NORTH LITTLE ROCK, Ark. – Suicide is a topic we don’t talk about often. However, it’s too important to not have a conversation about.
Arkansas National Guard says recently two soldiers took their own life within a few days of each other. The Guard says that is too many. The only acceptable number is zero.
The Guard says they want to let their Soldiers, and their Solider’s families to know there is help. Whether it be stressor from financial challenges, relationship challenges, or something else, the Guard wants to work on those challenges sooner rather than later, because later can sometimes become too late.
The Guard always recommends that Soldiers and Airmen talk with their peers about their challenges or obstacles. They also encourage them to talk with their family, friends, faith leader, employer. All of those groups of people are willing to help if they ask for help.
Annually Soldiers are trained to look for signs of stress and distress in their peers.
Soldiers and Airmen can also have a conversation with those in their chain of command.
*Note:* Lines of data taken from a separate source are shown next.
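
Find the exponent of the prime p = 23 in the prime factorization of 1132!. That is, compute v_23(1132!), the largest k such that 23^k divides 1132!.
v_23(1132!) = 51

Legendre's formula: v_p(n!) = Σ_{k ≥ 1} ⌊n / p^k⌋. For p = 23, n = 1132, the terms are:
  ⌊1132/23^1⌋ = ⌊1132/23⌋ = 49
  ⌊1132/23^2⌋ = ⌊1132/529⌋ = 2
(the next term ⌊1132/23^3⌋ = 0, terminating the sum). Summing: v_23(1132!) = 49 + 2 = 51.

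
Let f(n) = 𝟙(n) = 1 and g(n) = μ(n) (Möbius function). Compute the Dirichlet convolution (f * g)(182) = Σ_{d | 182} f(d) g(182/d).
(𝟙 * μ)(182) = 0

Divisors of 182: [1, 2, 7, 13, 14, 26, 91, 182]. For each d | 182:
  d = 1: 𝟙(1) · μ(182/1) = 1 · -1 = -1
  d = 2: 𝟙(2) · μ(182/2) = 1 · 1 = 1
  d = 7: 𝟙(7) · μ(182/7) = 1 · 1 = 1
  d = 13: 𝟙(13) · μ(182/13) = 1 · 1 = 1
  d = 14: 𝟙(14) · μ(182/14) = 1 · -1 = -1
  d = 26: 𝟙(26) · μ(182/26) = 1 · -1 = -1
  d = 91: 𝟙(91) · μ(182/91) = 1 · -1 = -1
  d = 182: 𝟙(182) · μ(182/182) = 1 · 1 = 1
Summing: (𝟙 * μ)(182) = -1 + 1 + 1 + 1 + -1 + -1 + -1 + 1 = 0.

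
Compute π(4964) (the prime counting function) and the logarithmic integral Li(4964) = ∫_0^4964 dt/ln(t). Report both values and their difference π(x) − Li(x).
π(4964) = 663;  Li(4964) ≈ 680.05;  π(x) − Li(x) ≈ -17.05.

Direct count of primes ≤ 4964 gives π(4964) = 663. Numerical evaluation of the logarithmic integral gives Li(4964) ≈ 680.05. The difference π(x) − Li(x) ≈ -17.05 is typically negative for small/moderate x (Li(x) overestimates), though Littlewood's theorem shows this sign changes infinitely often.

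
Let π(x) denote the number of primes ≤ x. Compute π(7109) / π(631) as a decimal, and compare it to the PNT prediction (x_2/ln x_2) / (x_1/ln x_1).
π(7109)/π(631) = 911/115 ≈ 7.9217;  PNT prediction ≈ 8.1899.

π(631) = 115 and π(7109) = 911, so π(7109)/π(631) ≈ 7.9217. The PNT-predicted ratio is (7109/ln(7109)) / (631/ln(631)) ≈ 8.1899. The two agree to within a few percent, as expected.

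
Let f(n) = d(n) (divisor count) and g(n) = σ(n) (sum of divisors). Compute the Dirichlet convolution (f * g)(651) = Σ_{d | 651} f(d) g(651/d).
(d * σ)(651) = 2040

Divisors of 651: [1, 3, 7, 21, 31, 93, 217, 651]. For each d | 651:
  d = 1: d(1) · σ(651/1) = 1 · 1024 = 1024
  d = 3: d(3) · σ(651/3) = 2 · 256 = 512
  d = 7: d(7) · σ(651/7) = 2 · 128 = 256
  d = 21: d(21) · σ(651/21) = 4 · 32 = 128
  d = 31: d(31) · σ(651/31) = 2 · 32 = 64
  d = 93: d(93) · σ(651/93) = 4 · 8 = 32
  d = 217: d(217) · σ(651/217) = 4 · 4 = 16
  d = 651: d(651) · σ(651/651) = 8 · 1 = 8
Summing: (d * σ)(651) = 1024 + 512 + 256 + 128 + 64 + 32 + 16 + 8 = 2040.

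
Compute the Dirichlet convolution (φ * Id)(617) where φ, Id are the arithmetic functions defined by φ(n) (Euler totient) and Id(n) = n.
(φ * Id)(617) = 1233

Divisors of 617: [1, 617]. For each d | 617:
  d = 1: φ(1) · Id(617/1) = 1 · 617 = 617
  d = 617: φ(617) · Id(617/617) = 616 · 1 = 616
Summing: (φ * Id)(617) = 617 + 616 = 1233.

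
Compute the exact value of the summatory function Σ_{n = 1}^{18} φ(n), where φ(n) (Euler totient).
Σ_{n ≤ 18} φ(n) = 102

Compute φ(n) for each 1 ≤ n ≤ 18: φ(1) = 1, φ(2) = 1, φ(3) = 2, φ(4) = 2, φ(5) = 4, φ(6) = 2, φ(7) = 6, φ(8) = 4, φ(9) = 6, φ(10) = 4, φ(11) = 10, φ(12) = 4, φ(13) = 12, φ(14) = 6, φ(15) = 8, φ(16) = 8, φ(17) = 16, φ(18) = 6. Summing all 18 values: 102. (Average order: Σ_{n ≤ x} φ(n) ~ (3/π²) x². For x = 18, (3/π²)·18² ≈ 98.48.)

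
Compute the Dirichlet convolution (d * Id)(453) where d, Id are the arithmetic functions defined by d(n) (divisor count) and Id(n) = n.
(d * Id)(453) = 765

Divisors of 453: [1, 3, 151, 453]. For each d | 453:
  d = 1: d(1) · Id(453/1) = 1 · 453 = 453
  d = 3: d(3) · Id(453/3) = 2 · 151 = 302
  d = 151: d(151) · Id(453/151) = 2 · 3 = 6
  d = 453: d(453) · Id(453/453) = 4 · 1 = 4
Summing: (d * Id)(453) = 453 + 302 + 6 + 4 = 765.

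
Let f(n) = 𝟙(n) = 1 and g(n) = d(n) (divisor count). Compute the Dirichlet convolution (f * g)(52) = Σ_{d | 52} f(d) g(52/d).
(𝟙 * d)(52) = 18

Divisors of 52: [1, 2, 4, 13, 26, 52]. For each d | 52:
  d = 1: 𝟙(1) · d(52/1) = 1 · 6 = 6
  d = 2: 𝟙(2) · d(52/2) = 1 · 4 = 4
  d = 4: 𝟙(4) · d(52/4) = 1 · 2 = 2
  d = 13: 𝟙(13) · d(52/13) = 1 · 3 = 3
  d = 26: 𝟙(26) · d(52/26) = 1 · 2 = 2
  d = 52: 𝟙(52) · d(52/52) = 1 · 1 = 1
Summing: (𝟙 * d)(52) = 6 + 4 + 2 + 3 + 2 + 1 = 18.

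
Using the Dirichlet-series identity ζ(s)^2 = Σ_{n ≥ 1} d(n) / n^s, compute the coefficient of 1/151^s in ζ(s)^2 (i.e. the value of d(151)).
d(151) = 2

ζ(s)^2 = (Σ 1/m^s)(Σ 1/k^s). The coefficient of 1/n^s in the product is the number of ordered pairs (m, k) with mk = n, which equals d(n). For n = 151, divisors are [1, 151], so d(151) = 2.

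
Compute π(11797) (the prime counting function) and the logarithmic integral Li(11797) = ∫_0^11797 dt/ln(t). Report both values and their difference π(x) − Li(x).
π(11797) = 1413;  Li(11797) ≈ 1439.47;  π(x) − Li(x) ≈ -26.47.

Direct count of primes ≤ 11797 gives π(11797) = 1413. Numerical evaluation of the logarithmic integral gives Li(11797) ≈ 1439.47. The difference π(x) − Li(x) ≈ -26.47 is typically negative for small/moderate x (Li(x) overestimates), though Littlewood's theorem shows this sign changes infinitely often.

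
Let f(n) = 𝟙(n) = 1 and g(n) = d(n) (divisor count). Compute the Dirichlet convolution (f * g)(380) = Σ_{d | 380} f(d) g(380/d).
(𝟙 * d)(380) = 54

Divisors of 380: [1, 2, 4, 5, 10, 19, 20, 38, 76, 95, 190, 380]. For each d | 380:
  d = 1: 𝟙(1) · d(380/1) = 1 · 12 = 12
  d = 2: 𝟙(2) · d(380/2) = 1 · 8 = 8
  d = 4: 𝟙(4) · d(380/4) = 1 · 4 = 4
  d = 5: 𝟙(5) · d(380/5) = 1 · 6 = 6
  d = 10: 𝟙(10) · d(380/10) = 1 · 4 = 4
  d = 19: 𝟙(19) · d(380/19) = 1 · 6 = 6
  d = 20: 𝟙(20) · d(380/20) = 1 · 2 = 2
  d = 38: 𝟙(38) · d(380/38) = 1 · 4 = 4
  d = 76: 𝟙(76) · d(380/76) = 1 · 2 = 2
  d = 95: 𝟙(95) · d(380/95) = 1 · 3 = 3
  d = 190: 𝟙(190) · d(380/190) = 1 · 2 = 2
  d = 380: 𝟙(380) · d(380/380) = 1 · 1 = 1
Summing: (𝟙 * d)(380) = 12 + 8 + 4 + 6 + 4 + 6 + 2 + 4 + 2 + 3 + 2 + 1 = 54.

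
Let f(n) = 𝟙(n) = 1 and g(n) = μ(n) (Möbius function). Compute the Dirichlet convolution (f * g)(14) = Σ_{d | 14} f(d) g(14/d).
(𝟙 * μ)(14) = 0

Divisors of 14: [1, 2, 7, 14]. For each d | 14:
  d = 1: 𝟙(1) · μ(14/1) = 1 · 1 = 1
  d = 2: 𝟙(2) · μ(14/2) = 1 · -1 = -1
  d = 7: 𝟙(7) · μ(14/7) = 1 · -1 = -1
  d = 14: 𝟙(14) · μ(14/14) = 1 · 1 = 1
Summing: (𝟙 * μ)(14) = 1 + -1 + -1 + 1 = 0.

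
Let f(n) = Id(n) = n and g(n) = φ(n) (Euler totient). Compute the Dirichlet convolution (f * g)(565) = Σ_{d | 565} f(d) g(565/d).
(Id * φ)(565) = 2025

Divisors of 565: [1, 5, 113, 565]. For each d | 565:
  d = 1: Id(1) · φ(565/1) = 1 · 448 = 448
  d = 5: Id(5) · φ(565/5) = 5 · 112 = 560
  d = 113: Id(113) · φ(565/113) = 113 · 4 = 452
  d = 565: Id(565) · φ(565/565) = 565 · 1 = 565
Summing: (Id * φ)(565) = 448 + 560 + 452 + 565 = 2025.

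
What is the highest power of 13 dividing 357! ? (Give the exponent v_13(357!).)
v_13(357!) = 29

Legendre's formula: v_p(n!) = Σ_{k ≥ 1} ⌊n / p^k⌋. For p = 13, n = 357, the terms are:
  ⌊357/13^1⌋ = ⌊357/13⌋ = 27
  ⌊357/13^2⌋ = ⌊357/169⌋ = 2
(the next term ⌊357/13^3⌋ = 0, terminating the sum). Summing: v_13(357!) = 27 + 2 = 29.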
Around the state, there are 18 Army Guard Chaplains and 6 Air National Guard Chaplains who are available 24/7 by calling (501) 212-5625.
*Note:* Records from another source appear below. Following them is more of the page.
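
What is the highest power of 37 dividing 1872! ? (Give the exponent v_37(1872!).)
v_37(1872!) = 51

Legendre's formula: v_p(n!) = Σ_{k ≥ 1} ⌊n / p^k⌋. For p = 37, n = 1872, the terms are:
  ⌊1872/37^1⌋ = ⌊1872/37⌋ = 50
  ⌊1872/37^2⌋ = ⌊1872/1369⌋ = 1
(the next term ⌊1872/37^3⌋ = 0, terminating the sum). Summing: v_37(1872!) = 50 + 1 = 51.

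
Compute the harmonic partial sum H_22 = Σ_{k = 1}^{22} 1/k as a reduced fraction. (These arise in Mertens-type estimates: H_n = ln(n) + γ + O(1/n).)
H_22 = 19093197/5173168

Direct summation: H_22 = 1 + 1/2 + ... + 1/22. The least common denominator is lcm(1, ..., 22) = 232792560; over this denominator the numerator is 232792560 + 116396280 + 77597520 + 58198140 + 46558512 + 38798760 + 33256080 + 29099070 + 25865840 + 23279256 + 21162960 + 19399380 + 17907120 + 16628040 + 15519504 + 14549535 + 13693680 + 12932920 + 12252240 + 11639628 + 11085360 + 10581480 = 859193865, so H_22 = 859193865/232792560; reducing by gcd(859193865, 232792560) = 45 gives 19093197/5173168 ≈ 3.69081. (The PNT-adjacent estimate ln(22) + γ ≈ 3.66826 matches within O(1/n).)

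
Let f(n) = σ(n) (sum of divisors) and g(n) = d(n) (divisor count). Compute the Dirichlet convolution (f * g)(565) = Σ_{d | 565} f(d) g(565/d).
(σ * d)(565) = 928

Divisors of 565: [1, 5, 113, 565]. For each d | 565:
  d = 1: σ(1) · d(565/1) = 1 · 4 = 4
  d = 5: σ(5) · d(565/5) = 6 · 2 = 12
  d = 113: σ(113) · d(565/113) = 114 · 2 = 228
  d = 565: σ(565) · d(565/565) = 684 · 1 = 684
Summing: (σ * d)(565) = 4 + 12 + 228 + 684 = 928.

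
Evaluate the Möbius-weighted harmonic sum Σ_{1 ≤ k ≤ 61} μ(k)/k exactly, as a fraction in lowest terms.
Σ μ(k)/k = -8549627883788520181/58644190679703485491635

Values of μ(k) for 1 ≤ k ≤ 61: μ(1) = 1, μ(2) = -1, μ(3) = -1, μ(5) = -1, μ(6) = 1, μ(7) = -1, μ(10) = 1, μ(11) = -1, μ(13) = -1, μ(14) = 1, μ(15) = 1, μ(17) = -1, μ(19) = -1, μ(21) = 1, μ(22) = 1, μ(23) = -1, μ(26) = 1, μ(29) = -1, μ(30) = -1, μ(31) = -1, μ(33) = 1, μ(34) = 1, μ(35) = 1, μ(37) = -1, μ(38) = 1, μ(39) = 1, μ(41) = -1, μ(42) = -1, μ(43) = -1, μ(46) = 1, μ(47) = -1, μ(51) = 1, μ(53) = -1, μ(55) = 1, μ(57) = 1, μ(58) = 1, μ(59) = -1, μ(61) = -1, with μ = 0 on non-squarefree integers. Summing μ(k)/k for k where μ(k) ≠ 0 gives -8549627883788520181/58644190679703485491635 ≈ -0.0001. (PNT ⟺ this sum → 0 as n → ∞.)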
There are military Mental Health Professionals available for to consult.
Here is a list of resources available for Guardsmen facing challenges.
Veterans Crisis Hotline:
Connect online at www.veteranscrisisline.net
Support for deaf/hard of hearing 1-800-799-4889
Available around the clock for ALL veterans, ALL military members to include the National Guard and Reserves, and their immediate family members.
Army National Guard Joint Service Support by calling (501) 212-4012 or visiting Camp Robinson in North Little Rock.
Air National Guard 188th Wing by calling (479) 573-5167 or visiting Ebbing Air National Guard Base in Fort Smith.
Air National Guard 189th Airlift Wing by calling (501) 987- 5952 or visiting Little Rock Air Force Base in Jacksonville.